According to the Fed minutes, many of the business contacts of Fed officials “expressed concern about the possible adverse effects of tariffs and other proposed trade restrictions, both domestically and abroad, on future investment activity; contacts in some Districts indicated that plans for capital spending had been scaled back or postponed as a result of uncertainty over trade policy.”
“Most participants noted that uncertainty and risks associated with trade policy had intensified and were concerned that such uncertainty and risks eventually could have negative effects on business sentiment and investment spending,” the minutes stated.
In light of an economy that is leaping from strength to strength, this means that trade disputes could wind up keeping the economy on a steady course, avoiding the overheating scenario.
In other words, the economy is doing so well that a bit of trade friction would not be bad. If it ever develops into a drag on the economy, it will simply balance out the boom created by the rise in confidence and the fall in taxes.

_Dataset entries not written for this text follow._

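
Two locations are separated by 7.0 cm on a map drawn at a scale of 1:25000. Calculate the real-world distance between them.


ground = 7.0 cm * 25000 / 100 = 1750.0 m = 1.75 km

1.75 km


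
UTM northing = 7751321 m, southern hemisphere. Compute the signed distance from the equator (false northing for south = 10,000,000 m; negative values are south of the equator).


For southern: actual = 7751321 - 10000000 = -2248679 m

-2248679 m


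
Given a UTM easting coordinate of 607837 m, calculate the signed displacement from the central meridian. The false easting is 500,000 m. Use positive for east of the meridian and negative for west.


displacement = 607837 - 500000 = 107837 m

107837 m


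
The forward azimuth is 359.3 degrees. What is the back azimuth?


back azimuth = (359.3 + 180) mod 360 = 179.3 degrees

179.3 degrees


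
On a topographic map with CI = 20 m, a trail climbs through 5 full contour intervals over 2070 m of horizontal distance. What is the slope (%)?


elevation change = 5 * 20 = 100 m
slope = 100 / 2070 * 100 = 4.8%

4.8%


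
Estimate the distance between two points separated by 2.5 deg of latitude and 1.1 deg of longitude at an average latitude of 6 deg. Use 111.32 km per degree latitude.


dlat_km = 2.5 * 111.32 = 278.3
dlon_km = 1.1 * 111.32 * cos(6) ≈ 121.781
dist = sqrt(278.3^2 + 121.781^2) ≈ 303.8 km

303.8 km


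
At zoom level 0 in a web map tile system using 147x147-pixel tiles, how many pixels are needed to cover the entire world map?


tiles per axis = 2^0 = 1
total tiles = 1^2 = 1
pixels per axis = 1 * 147 = 147
total pixels = 147^2 = 21609

21609 pixels


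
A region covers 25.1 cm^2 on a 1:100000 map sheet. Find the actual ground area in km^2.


ground_area = 25.1 * (100000/100)^2 = 25100000.0 m^2 = 25.1 km^2

25.1 km^2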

That’s a big “if.” Apart from the anecdotal evidence that trade is creating risks to economic expansion, the actual data show investment is doing very well even while talk of “trade wars” is rampant.
Here are some data points from the minutes.

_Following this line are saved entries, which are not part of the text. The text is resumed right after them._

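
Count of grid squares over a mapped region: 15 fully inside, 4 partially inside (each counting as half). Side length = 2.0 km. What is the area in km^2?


effective squares = 15 + 4 * 0.5 = 17.0
area = 17.0 * 4.0 = 68.0 km^2

68.0 km^2


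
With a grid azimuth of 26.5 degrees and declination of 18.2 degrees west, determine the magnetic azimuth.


magnetic azimuth = grid azimuth - declination (east +ve)
mag_az = 26.5 - -18.2 = 44.7 degrees

44.7 degrees


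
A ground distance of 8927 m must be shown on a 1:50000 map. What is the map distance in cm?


map_cm = 8927 * 100 / 50000 = 17.854 cm ≈ 17.85 cm

17.85 cm


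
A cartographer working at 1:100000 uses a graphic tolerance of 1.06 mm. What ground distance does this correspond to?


ground = 1.06 mm * 100000 / 1000 = 106.0 m

106.0 m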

- “Recent data suggested that growth of household spending had picked up, while business fixed investment had continued to grow strongly.”
- “Participants reported that business fixed investment had continued to expand at a strong pace in recent months, supported in part by substantial investment growth in the energy sector.”
- “Conditions in both the manufacturing and service sectors in several Districts were reportedly strong and were seen as contributing to solid investment gains.”
That mirrors what Fed chair Jerome Powell said in his press conference last month.
“So, right now, we don’t see that in the numbers at all. The economy is very strong, the labor market is strong, growth is strong. We really don’t see it in the numbers. It’s just not there. But — so I — I would put it down as more of a risk,” Powell said when asked about trade disputes possibly weighing on the economy
Trump’s tax cuts and the current path of spending are “supportive of economic growth,” according to the Fed minutes.
A bigger concern than trade disputes is the slowdown in Europe and around the world. Trade disputes are mentioned just four times in the minutes. Europe’s recent troubles come up six times.
“Many participants saw potential downside risks to economic growth and inflation associated with political and economic developments in Europe,” and emerging markets.